Saturday, March 1, 2008

I am so angry at this sexist....

My idea of hell in 7th grade would have been a class of all boys. I hated P.E.--not the running around (although the old-school teaching methods of East Junior High did set up a "you can do it or you can't" mentality that had nothing to do with educating me on how to do things)--but I hated the locker room. It was so... stereotypical. I stunk at English, and loved science, was a Boy Scout, played Little League, and had plenty of male friends, but "boys being boys" was so, well, stupid.

It is with great anger that I read Elizabeth Weil's piece in the New York Times, "Teaching Boys and Girls Separately". Read it here. Ms. Weil is fine, although with the sensational nature of the topic it seemed (through my lens of rising rage) to take forever to get to the critics. I cannot see straight on this topic.

It is Dr. Leonard Sax that causes my ire to rise. He so.... wrong. The impression I get is that he picks and chooses his science, and backs it up with half-formed theories.

Worse, it feeds into a pseudo-intellectual discourse of people who are frustrated with the problems in our schools, feel their child is "special" when they are normal, and are looking for fixes that sound smart. It's the fix for an excuse.

Male violence, for example. In the old days, boys punched other kids in the shoulder and bullied. Although there were rules, and these boys, for the most part, were taken care of, a certain amount of "boys will be boys" and lax supervision ruled. It was what I grew up with. Then, we got tired of it. Girls got pumped up (like boys already were) and given equal opportunities (like boys had) and started succeeding. As part of that, a cap was put on bullying and other physical issues. People also got tired of what I experienced in locker rooms, and kids doing self-destructive behavior (suicide, cutting, and the like).

Not everyone got the memo, and when boys are hauled in today the cries of women-dominated schools not allowing boys to be boys rise. Let them decide it on the playground. Ms. So-and-so doesn't get boys. Etc.

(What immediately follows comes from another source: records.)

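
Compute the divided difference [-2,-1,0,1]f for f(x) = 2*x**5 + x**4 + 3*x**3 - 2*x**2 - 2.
11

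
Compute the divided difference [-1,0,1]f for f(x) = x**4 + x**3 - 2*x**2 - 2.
-1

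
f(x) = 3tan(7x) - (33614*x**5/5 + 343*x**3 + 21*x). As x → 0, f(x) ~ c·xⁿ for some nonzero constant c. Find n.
7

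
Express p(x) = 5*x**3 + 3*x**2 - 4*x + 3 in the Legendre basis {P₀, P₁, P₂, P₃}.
(4)P₀ - P₁ + (2)P₂ + (2)P₃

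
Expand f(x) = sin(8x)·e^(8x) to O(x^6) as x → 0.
8*x + 64*x**2 + 512*x**3/3 - 16384*x**5/15 + O(x**6)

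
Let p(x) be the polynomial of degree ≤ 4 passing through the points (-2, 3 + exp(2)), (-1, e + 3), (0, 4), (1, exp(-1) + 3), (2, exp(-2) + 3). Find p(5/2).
(-420*e + 315 + (-180*e + 35*exp(2) + 762)*exp(2))*exp(-2)/128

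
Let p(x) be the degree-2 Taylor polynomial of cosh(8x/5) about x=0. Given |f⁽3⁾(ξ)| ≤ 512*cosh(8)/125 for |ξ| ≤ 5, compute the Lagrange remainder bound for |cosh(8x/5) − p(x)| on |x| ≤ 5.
256*cosh(8)/3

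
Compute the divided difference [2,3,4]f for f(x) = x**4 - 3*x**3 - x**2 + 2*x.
27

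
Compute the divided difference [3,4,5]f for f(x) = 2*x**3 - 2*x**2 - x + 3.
22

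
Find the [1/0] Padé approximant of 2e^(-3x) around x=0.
2 - 6*x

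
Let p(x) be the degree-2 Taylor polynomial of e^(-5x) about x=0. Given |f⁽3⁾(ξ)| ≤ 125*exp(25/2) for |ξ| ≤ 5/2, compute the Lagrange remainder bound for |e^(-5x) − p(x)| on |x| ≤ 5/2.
15625*exp(25/2)/48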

From the New York Times article, Jay Geidd gives this thought:

Imagine trying to assign a population of students to the boys’ and girls’ locker rooms based solely on height. As boys tend to be taller than girls, one would assign the tallest 50 percent of the students to the boys’ locker room and the shortest 50 percent of the students to the girls’ locker room. What would happen? While you’d end up with a better-than-random sort, the results would be abysmal, with unacceptably large percentages of students in the wrong place. Giedd suggests the same is true when educators use gender alone to assign educational experiences for kids. Yes, you’ll get more students who favor cooperative learning in the girls’ room, and more students who enjoy competitive learning in the boys’, but you won’t do very well. Says Giedd, “There are just too many exceptions to the rule.”


That, I feel, is the main problem. I have girls who like to move around, and boys who like sit and read. There are girls who appreciate good gross-out humor, and boys who don't. So, how do we sort them? The entire issue is insulting to the boys who do their work and excel (and, perhaps, to the girls who fail).

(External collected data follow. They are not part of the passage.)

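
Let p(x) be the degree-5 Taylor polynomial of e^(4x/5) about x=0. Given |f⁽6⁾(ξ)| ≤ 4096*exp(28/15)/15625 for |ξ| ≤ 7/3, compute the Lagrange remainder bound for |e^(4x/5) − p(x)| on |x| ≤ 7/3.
30118144*exp(28/15)/512578125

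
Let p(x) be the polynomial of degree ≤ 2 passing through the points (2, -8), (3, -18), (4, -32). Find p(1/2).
-1/2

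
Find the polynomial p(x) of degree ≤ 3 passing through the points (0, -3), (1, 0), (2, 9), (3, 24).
3*x**2 - 3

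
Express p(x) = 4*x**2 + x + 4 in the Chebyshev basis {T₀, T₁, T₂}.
(6)T₀ + T₁ + (2)T₂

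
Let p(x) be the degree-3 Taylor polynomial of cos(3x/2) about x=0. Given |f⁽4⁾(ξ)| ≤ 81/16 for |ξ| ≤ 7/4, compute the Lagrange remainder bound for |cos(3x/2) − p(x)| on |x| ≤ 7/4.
64827/32768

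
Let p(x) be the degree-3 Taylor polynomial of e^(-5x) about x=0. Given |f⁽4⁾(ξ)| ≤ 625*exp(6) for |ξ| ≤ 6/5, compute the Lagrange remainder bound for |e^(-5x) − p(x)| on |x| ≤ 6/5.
54*exp(6)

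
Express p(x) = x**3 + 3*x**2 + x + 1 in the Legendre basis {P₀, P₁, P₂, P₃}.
(2)P₀ + (8/5)P₁ + (2)P₂ + (2/5)P₃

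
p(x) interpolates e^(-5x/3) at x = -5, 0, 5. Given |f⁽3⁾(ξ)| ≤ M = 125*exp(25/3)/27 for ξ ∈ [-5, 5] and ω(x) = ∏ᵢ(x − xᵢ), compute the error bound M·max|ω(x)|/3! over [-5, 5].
15625*sqrt(3)*exp(25/3)/729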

Finally, why shouldn't boys learn to be cooperative? Is it the teacher's responsibility to entertain? What happened showing up and working hard. I am a male teacher in the middle school. I am very flexible. You know why my boys fail? They don't do the work. They believe they will pull it out later in life. They believe they have other options (options which are disappearing but their fathers won't tell them that).

All students are different. Let's celebrate that, not put kids into little gender boxes.